Ever since the fashion industry began its journey with technology (with PDM and later PLM), the major focus has been on what we call the Bill of Materials (BOM), which is a critical part of the next step into sourcing, costing and ultimately the manufacturing process. And ever since the fashion industry went offshore, designers, developers, garment technologists, and materials and colour teams have all worked together to ensure that every detail of the BOM has been carefully considered and checked before handing off to the manufacturers. Obviously, every business and business type will have different needs and methods to bring the final approved BOM to their value-chain partners.
If we look at where we are today, it’s no longer enough to design, develop and hand off the BOM to the manufacturers. Today, it’s more about how we mature that BOM and extend its capabilities to become a Bill of Process (BOP). [You can read around the term ‘BOP’ in Mark Harrop’s recent article, here.] The world is changing very quickly, and one of the new drivers of that change is for companies to calculate net-zero sustainability and environmental targets. It’s simply no longer enough to share a design specification along with the BOM and expect to be able to obtain all the answers to the challenge of collecting and measuring your sustainability impact data.
The only way to achieve this goal is for businesses to extend their PLM modules and embrace the new extension of the BOM that will help drive the BOP. Only then will companies be able to calculate their CO2 measurements, water savings, and impact analysis based upon a generic supplier type. Following this internal process, brands and retailers will be able to go to market with their new designs, calculating the actual BOM, together with the BOP, with specific suppliers. It’s important to keep in mind that their value-chain partners, located in different geographies, will each have their own unique machinery types, methods, processes, energy, water costs, etc. So, to increase the accuracy of the BOP, your PLM solution will need to be integrated closely with your vendors, at tier 1, 2, and 3 as a minimum.
Linking the bill of materials to the bill of the process is not only important as a method of calculating your sustainability & environmental impact but also a crucial strategy for any business that is legally required to calculate its sustainability and environmental impact. The efforts involved in designing, acquiring and building such datasets should not be underestimated. There is no “one size fits all”: you will need generic (high-level) datasets, and to get to the granular level of accuracy, you will need to obtain data at an individual level, supplier by supplier. Only then will fashion brands and retailers be able to measure their impact.
Without this level of detailed data, sustainability impact level measurements can only be based upon high-level assumptions and rough estimates.

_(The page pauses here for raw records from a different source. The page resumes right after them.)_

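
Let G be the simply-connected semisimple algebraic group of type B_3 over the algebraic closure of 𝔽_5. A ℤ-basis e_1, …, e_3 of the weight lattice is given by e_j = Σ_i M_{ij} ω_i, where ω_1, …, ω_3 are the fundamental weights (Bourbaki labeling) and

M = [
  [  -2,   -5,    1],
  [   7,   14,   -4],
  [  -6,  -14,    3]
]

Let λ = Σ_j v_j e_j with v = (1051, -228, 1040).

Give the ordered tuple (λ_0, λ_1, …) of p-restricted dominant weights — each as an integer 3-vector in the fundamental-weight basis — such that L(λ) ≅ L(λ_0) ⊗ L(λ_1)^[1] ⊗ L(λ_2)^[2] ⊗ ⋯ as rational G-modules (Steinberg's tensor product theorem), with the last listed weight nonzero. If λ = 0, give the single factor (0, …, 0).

((3, 0, 1), (0, 1, 1), (3, 0, 0))

ω-coordinates c = M·v, v = (1051, -228, 1040):
  c_1 = -2*1051 + -5*-228 + 1*1040 = 78
  c_2 = 7*1051 + 14*-228 + -4*1040 = 5
  c_3 = -6*1051 + -14*-228 + 3*1040 = 6
Writing each c_i in base p = 5:
  c_1 = 78 = 3·5^0 + 0·5^1 + 3·5^2
  c_2 = 5 = 0·5^0 + 1·5^1
  c_3 = 6 = 1·5^0 + 1·5^1
λ_0 = (3, 0, 1)
λ_1 = (0, 1, 1)
λ_2 = (3, 0, 0)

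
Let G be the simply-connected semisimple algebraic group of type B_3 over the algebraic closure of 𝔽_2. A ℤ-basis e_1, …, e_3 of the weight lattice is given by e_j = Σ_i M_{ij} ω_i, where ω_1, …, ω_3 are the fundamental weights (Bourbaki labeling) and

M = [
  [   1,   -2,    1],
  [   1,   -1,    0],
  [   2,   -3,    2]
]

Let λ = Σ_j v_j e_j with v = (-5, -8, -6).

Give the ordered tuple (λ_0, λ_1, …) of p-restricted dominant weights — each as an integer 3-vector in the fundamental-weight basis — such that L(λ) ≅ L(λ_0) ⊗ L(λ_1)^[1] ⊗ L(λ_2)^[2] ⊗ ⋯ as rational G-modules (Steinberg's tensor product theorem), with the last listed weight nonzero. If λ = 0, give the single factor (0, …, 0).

Compute c_i = Σ_j M_{ij} v_j with v = (-5, -8, -6):
  c_1 = (1)·(-5) + (-2)·(-8) + (1)·(-6) = 5
  c_2 = (1)·(-5) + (-1)·(-8) + (0)·(-6) = 3
  c_3 = (2)·(-5) + (-3)·(-8) + (2)·(-6) = 2
p = 2; digits c_i = Σ_j d_{ij}·2^j, 0 ≤ d_{ij} < 2:
  c_1 = 5 = 1·2^0 + 0·2^1 + 1·2^2
  c_2 = 3 = 1·2^0 + 1·2^1
  c_3 = 2 = 0·2^0 + 1·2^1
Factor λ_0 = (1, 1, 0)
Factor λ_1 = (0, 1, 1)
Factor λ_2 = (1, 0, 0)

((1, 1, 0), (0, 1, 1), (1, 0, 0))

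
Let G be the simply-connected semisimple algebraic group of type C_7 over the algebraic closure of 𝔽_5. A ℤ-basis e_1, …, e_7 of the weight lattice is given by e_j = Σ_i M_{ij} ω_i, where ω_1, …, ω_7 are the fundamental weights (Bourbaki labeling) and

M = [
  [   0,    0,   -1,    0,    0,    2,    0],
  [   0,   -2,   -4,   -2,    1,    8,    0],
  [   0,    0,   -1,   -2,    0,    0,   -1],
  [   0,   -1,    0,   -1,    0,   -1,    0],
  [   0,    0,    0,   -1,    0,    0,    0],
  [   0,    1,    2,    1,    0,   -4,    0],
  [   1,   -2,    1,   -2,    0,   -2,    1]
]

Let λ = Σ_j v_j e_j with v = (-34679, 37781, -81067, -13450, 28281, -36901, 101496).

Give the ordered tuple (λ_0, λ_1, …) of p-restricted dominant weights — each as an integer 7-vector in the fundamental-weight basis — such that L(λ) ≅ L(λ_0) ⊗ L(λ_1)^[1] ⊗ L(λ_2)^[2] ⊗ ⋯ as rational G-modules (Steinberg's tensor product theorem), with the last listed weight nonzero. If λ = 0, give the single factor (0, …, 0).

Converting to the ω-basis (c_i = row i of M dotted with v = (-34679, 37781, -81067, -13450, 28281, -36901, 101496)):
  c_1 = (0)·(-34679) + 0·37781 + (-1)·(-81067) + (0)·(-13450) + 0·28281 + (2)·(-36901) + 0·101496 = 7265
  c_2 = (0)·(-34679) + (-2)·(37781) + (-4)·(-81067) + (-2)·(-13450) + 1·28281 + (8)·(-36901) + 0·101496 = 8679
  c_3 = (0)·(-34679) + 0·37781 + (-1)·(-81067) + (-2)·(-13450) + 0·28281 + (0)·(-36901) + (-1)·(101496) = 6471
  c_4 = (0)·(-34679) + (-1)·(37781) + (0)·(-81067) + (-1)·(-13450) + 0·28281 + (-1)·(-36901) + 0·101496 = 12570
  c_5 = (0)·(-34679) + 0·37781 + (0)·(-81067) + (-1)·(-13450) + 0·28281 + (0)·(-36901) + 0·101496 = 13450
  c_6 = (0)·(-34679) + 1·37781 + (2)·(-81067) + (1)·(-13450) + 0·28281 + (-4)·(-36901) + 0·101496 = 9801
  c_7 = (1)·(-34679) + (-2)·(37781) + (1)·(-81067) + (-2)·(-13450) + 0·28281 + (-2)·(-36901) + 1·101496 = 10890
Base-5 expansion of each c_i:
  c_1 = 7265 = 0·5^0 + 3·5^1 + 0·5^2 + 3·5^3 + 1·5^4 + 2·5^5
  c_2 = 8679 = 4·5^0 + 0·5^1 + 2·5^2 + 4·5^3 + 3·5^4 + 2·5^5
  c_3 = 6471 = 1·5^0 + 4·5^1 + 3·5^2 + 1·5^3 + 0·5^4 + 2·5^5
  c_4 = 12570 = 0·5^0 + 4·5^1 + 2·5^2 + 0·5^3 + 0·5^4 + 4·5^5
  c_5 = 13450 = 0·5^0 + 0·5^1 + 3·5^2 + 2·5^3 + 1·5^4 + 4·5^5
  c_6 = 9801 = 1·5^0 + 0·5^1 + 2·5^2 + 3·5^3 + 0·5^4 + 3·5^5
  c_7 = 10890 = 0·5^0 + 3·5^1 + 0·5^2 + 2·5^3 + 2·5^4 + 3·5^5
p-restricted factor λ_0 = (0, 4, 1, 0, 0, 1, 0)
p-restricted factor λ_1 = (3, 0, 4, 4, 0, 0, 3)
p-restricted factor λ_2 = (0, 2, 3, 2, 3, 2, 0)
p-restricted factor λ_3 = (3, 4, 1, 0, 2, 3, 2)
p-restricted factor λ_4 = (1, 3, 0, 0, 1, 0, 2)
p-restricted factor λ_5 = (2, 2, 2, 4, 4, 3, 3)

((0, 4, 1, 0, 0, 1, 0), (3, 0, 4, 4, 0, 0, 3), (0, 2, 3, 2, 3, 2, 0), (3, 4, 1, 0, 2, 3, 2), (1, 3, 0, 0, 1, 0, 2), (2, 2, 2, 4, 4, 3, 3))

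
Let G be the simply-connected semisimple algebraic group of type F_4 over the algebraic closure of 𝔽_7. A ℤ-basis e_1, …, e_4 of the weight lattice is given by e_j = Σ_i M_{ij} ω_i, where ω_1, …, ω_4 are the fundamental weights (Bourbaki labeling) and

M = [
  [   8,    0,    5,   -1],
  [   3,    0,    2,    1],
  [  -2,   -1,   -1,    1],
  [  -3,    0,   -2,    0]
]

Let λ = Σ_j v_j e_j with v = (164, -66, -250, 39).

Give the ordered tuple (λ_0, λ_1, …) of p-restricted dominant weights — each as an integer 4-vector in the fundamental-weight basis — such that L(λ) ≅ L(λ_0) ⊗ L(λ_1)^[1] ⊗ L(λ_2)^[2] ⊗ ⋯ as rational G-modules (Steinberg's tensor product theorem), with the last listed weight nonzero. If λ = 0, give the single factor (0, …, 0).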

It’s also important to keep in mind that the BOM, together with the BOL, are equally important from a financial perspective, as it provides clarity of the associated costs. It also details how products are constructed and enable internal teams from brands and retailers to learn and try out different methods of manufacture, all the time linked to the effects these decisions have on the sustainability and environmental impact measurements. Without this level of detail, the design and development of products can only be measured at a very high level. And will come with increased assumptions, data errors, unmeasured waste, and manufacturing inefficiencies.
On the other hand, by connecting the BOM to the BOP to arrive at the BOL (in that order), enables the entire value-chain to easily see any issues early in the design and development stage and, for the first time, it will enable each of the businesses to share data that can be used by each partner to help calculate their CO2 impact measurements.
Transparency and control
Working together with each of the value-chain partners, businesses will understand exactly what it takes to build a sustainable product, and manufacturers will be able to calculate the CO2 impact and water-saving and share the data upstream and downstream with each of their value-chain partners.
Other benefits will include enhanced production planning. Connecting the BOM to the BOP, and then onto the BOL, not only will we have sight of an accurate ‘sustainable’ bill of materials, but we will also understand the most ‘sustainable’ methods of manufacture leading to a fair and accurate labour cost.
Moving forward, all PLM software solutions must start to work on advancing their Bill of Materials, to add the BOP and BOL. Unifying each of these unique processes will allow fashion businesses for the first time to complete and calculate all activity within a single shared platform.
PLM’s BOM linked to a sustainability-based BOP solution informs what needs to be designed and adopted. And whether what we are going to manufacture is sustainable. So it is an estimated impact analysis on what we are going to do. This helps in the product getting selected in a collection.
However, at a later stage, if ERP is also integrated and feeds into BOP, we can capture what was manufactured, where it was manufactured, and how it was manufactured to have actual impact analysis and dynamic traceability.